Yvonne Beauvais, religieuse et résistante décorée par de Gaulle, a transformé son couvent en clinique moderne et a courageusement caché des Juifs et des résistants pendant la guerre, avant d’être torturée par la Gestapo. Mais son mysticisme, marqué par des phénomènes surnaturels, a suscité la méfiance, conduisant l’Église à abandonner sa canonisation en 1960 avec l’argument « Trop de miracles ». Jean de Saint-Cheron retrace son destin fascinant…

Notre époque matérialiste supporte difficilement l’intrusion du surnaturel dans nos vies de consommateurs soumis à l’immédiateté et à l’horizontalité. Dès que l’on parle de mystique, de phénomènes irrationnels, de prophéties, de stigmates, de bilocation, de visions autres que celles sous psychotropes, la société du Spectacle crie à la supercherie et s’imagine devant un tableau des Peintures noires de Goya. On ne comprend rien à l’épopée de Jeanne d’Arc, à son message universel, lorsqu’elle brûle devant une foule sidérée. On méprise les paroles de Saint-Bernard, prononcées en 1146, sur la colline de Vézelay, exhortant les paysans illettrés à le rejoindre pour grossir les rangs de la Deuxième croisade. On ne comprend guère mieux l’Appel du 18-Juin du général de Gaulle si l’on n’admet pas un acte dicté par l’irrationnel. Même le Vatican, parfois, se méfie des « miracles » et refuse de les reconnaitre. « Trop de miracles », déclare l’inquisition de l’Église de Rome, en 1960, après avoir examiné le cas d’Yvonne Beauvais, morte le 3 février 1951, des suites d’un cancer du sein, à l’âge de quarante-neuf ans. Le dossier de canonisation est alors définitivement refermé.

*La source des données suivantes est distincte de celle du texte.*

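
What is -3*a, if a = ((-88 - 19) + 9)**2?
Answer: -28812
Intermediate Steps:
a = 9604 (a = (-107 + 9)**2 = (-98)**2 = 9604)
-3*a = -3*9604 = -28812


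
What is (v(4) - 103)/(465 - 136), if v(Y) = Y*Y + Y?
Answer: -83/329 ≈ -0.25228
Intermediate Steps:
v(Y) = Y + Y² (v(Y) = Y² + Y = Y + Y²)
(v(4) - 103)/(465 - 136) = (4*(1 + 4) - 103)/(465 - 136) = (4*5 - 103)/329 = (20 - 103)*(1/329) = -83*1/329 = -83/329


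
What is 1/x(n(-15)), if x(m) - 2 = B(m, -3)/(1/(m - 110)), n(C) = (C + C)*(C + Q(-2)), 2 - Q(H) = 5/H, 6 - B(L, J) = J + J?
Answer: 1/2462 ≈ 0.00040617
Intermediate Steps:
B(L, J) = 6 - 2*J (B(L, J) = 6 - (J + J) = 6 - 2*J)
Q(H) = 2 - 5/H
n(C) = 2*C*(9/2 + C) (n(C) = (C + C)*(C + (2 - 5/(-2))) = (2*C)*(C + (2 - 5*(-1/2))) = (2*C)*(C + (2 + 5/2)) = (2*C)*(C + 9/2) = (2*C)*(9/2 + C) = 2*C*(9/2 + C))
x(m) = -1318 + 12*m (x(m) = 2 + (6 - 2*(-3))/(1/(m - 110)) = 2 + (6 + 6)/(1/(-110 + m)) = 2 + 12*(-110 + m) = 2 + (-1320 + 12*m) = -1318 + 12*m)
1/x(n(-15)) = 1/(-1318 + 12*(-15*(9 + 2*(-15)))) = 1/(-1318 + 12*(-15*(9 - 30))) = 1/(-1318 + 12*(-15*(-21))) = 1/(-1318 + 12*315) = 1/(-1318 + 3780) = 1/2462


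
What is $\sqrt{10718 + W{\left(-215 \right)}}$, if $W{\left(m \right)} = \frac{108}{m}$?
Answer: $\frac{\sqrt{495416330}}{215} \approx 103.53$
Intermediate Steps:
$\sqrt{10718 + W{\left(-215 \right)}} = \sqrt{10718 + \frac{108}{-215}} = \sqrt{10718 + 108 \left(- \frac{1}{215}\right)} = \sqrt{10718 - \frac{108}{215}} = \sqrt{\frac{2304262}{215}} = \frac{\sqrt{495416330}}{215}$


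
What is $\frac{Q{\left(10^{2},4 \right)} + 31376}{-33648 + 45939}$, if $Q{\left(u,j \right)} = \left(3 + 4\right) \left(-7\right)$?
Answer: $\frac{31327}{12291} \approx 2.5488$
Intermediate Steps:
$Q{\left(u,j \right)} = -49$ ($Q{\left(u,j \right)} = 7 \left(-7\right) = -49$)
$\frac{Q{\left(10^{2},4 \right)} + 31376}{-33648 + 45939} = \frac{-49 + 31376}{-33648 + 45939} = \frac{31327}{12291}$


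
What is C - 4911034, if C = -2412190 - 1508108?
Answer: -8831332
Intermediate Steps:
C = -3920298
C - 4911034 = -3920298 - 4911034 = -8831332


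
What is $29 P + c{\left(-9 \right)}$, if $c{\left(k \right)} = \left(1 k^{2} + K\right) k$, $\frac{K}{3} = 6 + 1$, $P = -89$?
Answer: $-3499$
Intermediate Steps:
$K = 21$ ($K = 3 \left(6 + 1\right) = 3 \cdot 7 = 21$)
$c{\left(k \right)} = k \left(21 + k^{2}\right)$ ($c{\left(k \right)} = \left(1 k^{2} + 21\right) k = \left(k^{2} + 21\right) k = \left(21 + k^{2}\right) k = k \left(21 + k^{2}\right)$)
$29 P + c{\left(-9 \right)} = 29 \left(-89\right) - 9 \left(21 + \left(-9\right)^{2}\right) = -2581 - 9 \left(21 + 81\right) = -2581 - 918 = -3499$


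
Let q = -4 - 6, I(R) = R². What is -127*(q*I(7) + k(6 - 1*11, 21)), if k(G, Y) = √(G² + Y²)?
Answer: 62230 - 127*√466 ≈ 59488.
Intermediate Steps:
q = -10
-127*(q*I(7) + k(6 - 1*11, 21)) = -127*(-10*7² + √((6 - 1*11)² + 21²)) = -127*(-10*49 + √((6 - 11)² + 441)) = -127*(-490 + √((-5)² + 441)) = -127*(-490 + √(25 + 441)) = -127*(-490 + √466) = 62230 - 127*√466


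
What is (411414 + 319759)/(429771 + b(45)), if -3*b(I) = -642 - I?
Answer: 731173/430000 ≈ 1.7004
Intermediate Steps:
b(I) = 214 + I/3 (b(I) = -(-642 - I)/3 = 214 + I/3)
(411414 + 319759)/(429771 + b(45)) = (411414 + 319759)/(429771 + (214 + (1/3)*45)) = 731173/(429771 + (214 + 15)) = 731173/(429771 + 229) = 731173/430000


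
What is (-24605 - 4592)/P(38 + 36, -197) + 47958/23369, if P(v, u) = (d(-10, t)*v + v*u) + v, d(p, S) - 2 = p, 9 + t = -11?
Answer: 1406278661/352778424 ≈ 3.9863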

Mais qui était cette femme ? Une mythomane ? Une illuminée ? Une malade rongée par l’absence du « phallus symbolique » ? Ou une femme trop libre, à la volonté de fer, dans une société patriarcale ? Dans un livre passionnant, qui se lit comme un roman de Simenon, Jean de Saint-Cheron mène l’enquête au pays de cette belle jeune femme qui se fit religieuse à l’âge de 26 ans et transforma le monastère des Augustines de Malestroit en une clinique moderne. Pas mal pour une prétendue possédée. On le suit pas à pas dans la Bretagne tellurique, sous les ornières du ciel, cette Bretagne « parsemée de bosquets de chênes, de menhirs et d’Intermarché ‘’Les Mousquetaires’’ ». On découvre le couvent gothique, les boules bleues des hortensias, les silhouettes massives des taiseux qui passent sans vous regarder. C’est le territoire d’Yvonne Beauvais, connue sous le nom d’Yvonne-Aimée de Malestroit. Son dévouement, sa bravoure, sa foi méritaient un livre de cette dimension. Jean de Saint-Chéron lui rend un vibrant hommage tout en n’hésitant pas à éclairer les zones sombres de sa personnalité. Sans être une « sainte bataillienne », les crises mystiques d’Yvonne obligent à la prudence tant les phénomènes de stigmates et de prémonitions, ainsi que ses visions violentes, sont formidables. L’auteur nous apprend qu’elle fut également une grande résistante, ce qui n’est pas rien dans une France collaborationniste. Durant la Seconde Guerre mondiale, la Mère supérieure est gaulliste. Malestroit cache massivement des résistants, des parachutistes alliés, sans oublier cette jeune juive qui échappe aux wagons plombés. Yvonne est arrêtée par la Gestapo, elle subit la torture, ne parle pas, à l’instar de Jean Moulin qui aura le visage détruit par les coups. Cette femme, par son courage, devient comme une sœur des suppliciées de Ravensbrück. Extrait : « Quand on la torture le 17 février 1943 à la prison du Cherche-Midi, alors que des plaintes cauchemardesques s’échappent des cellules voisines, Yvonne Beauvais ne hurle pas. Le benêt qui la violente la regarde danser sur ses orteils, tandis que ses épaules se déforment sous les assauts du cuir. Elle souffre en silence. » Elle sera décorée de la Légion d’honneur par le général de Gaulle. C’était une époque où cette décoration signifiait quelque chose.
Pour la comprendre, et l’aimer, il y a cette lettre écrite à Marguerite Villemont, datée du 2 novembre 1925 : « Ce soir, en visitant des tombes de famille, des amis, des connaissances, je sentais un bonheur intense m’envahir. Oh ! si le monde pouvait comprendre ce qu’est vraiment la mort. Mourir, c’est enfin sortir du moi borné et se jeter dans l’infini de Dieu. »
Jean de Saint-Cheron, Malestroit, Vie et mort d’une résistante mystique, Grasset. 224 pages.